If something ain't broke, don't fix it. Which is why Ewan and Charley are sticking with BMW for Long Way Down. For their African odyssey, Ewan and Charley are using the R1200GS Adventure. It's the latest model in a dynasty that began in 1980 with the GS800, the bike credited with starting the adventure motorcycle genre. The boxer engine configuration - with two horizontally opposed cylinders - has been around much longer, since the 1920s.
On Long Way Down, as on the Long Way Round, there will be three bikes in all. Cameraman Claudio von Planta pilots the third GS, always riding with Ewan and Charley, unlike the support crew, which can sometimes be several days behind.
Of course, the bikes haven't been left as standard. Many happy hours have been spent browsing through catalogues, picking the trickiest gear so the bikes could be painstakingly made totally Africa-proof. Some bits make the machines more comfortable for the long-distance haul and suitable to the terrain. Others enhance driver and crash protection. Then there's the essential gadgetry for communication and filming.
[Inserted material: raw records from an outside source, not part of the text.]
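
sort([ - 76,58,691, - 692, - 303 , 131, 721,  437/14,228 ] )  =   [ - 692, - 303, - 76, 437/14,  58,131 , 228, 691,721]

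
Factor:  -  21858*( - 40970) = 2^2 * 3^1 * 5^1 * 17^1*241^1*3643^1= 895522260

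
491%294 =197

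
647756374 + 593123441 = 1240879815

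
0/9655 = 0  =  0.00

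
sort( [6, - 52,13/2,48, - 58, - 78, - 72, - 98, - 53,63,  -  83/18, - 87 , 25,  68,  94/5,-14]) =[- 98, - 87, - 78,  -  72, - 58, - 53, - 52, - 14, - 83/18, 6, 13/2, 94/5,25,48, 63, 68]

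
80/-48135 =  - 16/9627 = - 0.00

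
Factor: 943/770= 2^(-1)*5^( - 1)*7^(  -  1 )*11^( - 1)*23^1 * 41^1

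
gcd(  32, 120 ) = 8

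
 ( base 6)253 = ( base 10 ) 105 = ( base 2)1101001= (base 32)39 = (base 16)69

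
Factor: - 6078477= - 3^1*1097^1*1847^1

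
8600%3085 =2430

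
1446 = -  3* ( - 482) 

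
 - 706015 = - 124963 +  - 581052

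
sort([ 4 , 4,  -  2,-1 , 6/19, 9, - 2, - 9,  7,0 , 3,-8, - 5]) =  [ - 9,-8, -5,-2, - 2,  -  1 , 0,  6/19,3,4,4,7 , 9]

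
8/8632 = 1/1079=0.00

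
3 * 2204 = 6612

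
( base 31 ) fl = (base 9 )600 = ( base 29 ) gm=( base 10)486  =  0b111100110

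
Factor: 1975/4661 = 5^2*59^(-1 )  =  25/59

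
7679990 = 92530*83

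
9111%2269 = 35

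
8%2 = 0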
For improved touring capability, there are rugged metal panniers, a tank-mounted bag with map pocket, extended luggage rack (to carry tent, sleeping bag, and so on), taller windscreen, specially adapted shock absorbers and headlights, and a canvas-covered seat to reduce sweating. The kit inside the panniers includes clothes and cooking equipment, such as a stove that runs off petrol or diesel, pots and pans, tea, coffee, multivitamins and boil-in-the-bag meals - 'like Army rations, only nicer,' says Charley.
Charley continues, 'We have to be self-sufficient. On the Long Way Round we met up with the crew every five or six days. This time we may stay a bit closer.'
Ewan and Charley will use different tyres in Europe and the rest of the trip. Last time they used ‘knobblies’ throughout. 'The knobblies were incredibly grippy on tarmac, but they're very soft, so wear out pretty quick. Plus, you get a lot of vibration,' Charley explains. 'This time we'll use a road tyre in Europe - then go to knobblies when we hit Africa.' Amazingly, the three riders suffered just one puncture between them on the Long Way Round, when Charley let down his tyres too much for better off-road grip.
For improved protection, there are tougher rocker-cover guards, a bigger, stronger engine bash plate, brake reservoir protectors, and folding rear-brake levers.
The bikes also feature GPS (the Long Way Down crew carries different cartridges for the different regions to be travelled through) and two rider-operated cameras - one helmet-mounted, while the other can be fitted by sucker pad to any part of the motorcycle. Walkie-talkie equipment is hidden away in the panniers, 'because we don't want to look too military', adds Charley.
And what of the Long Way Round bikes - what happened to them? Ewan's GS was auctioned at a UNICEF charity event for no less than £85,000. Charley's went back to BMW to be used as a (very muddy) promotional tool.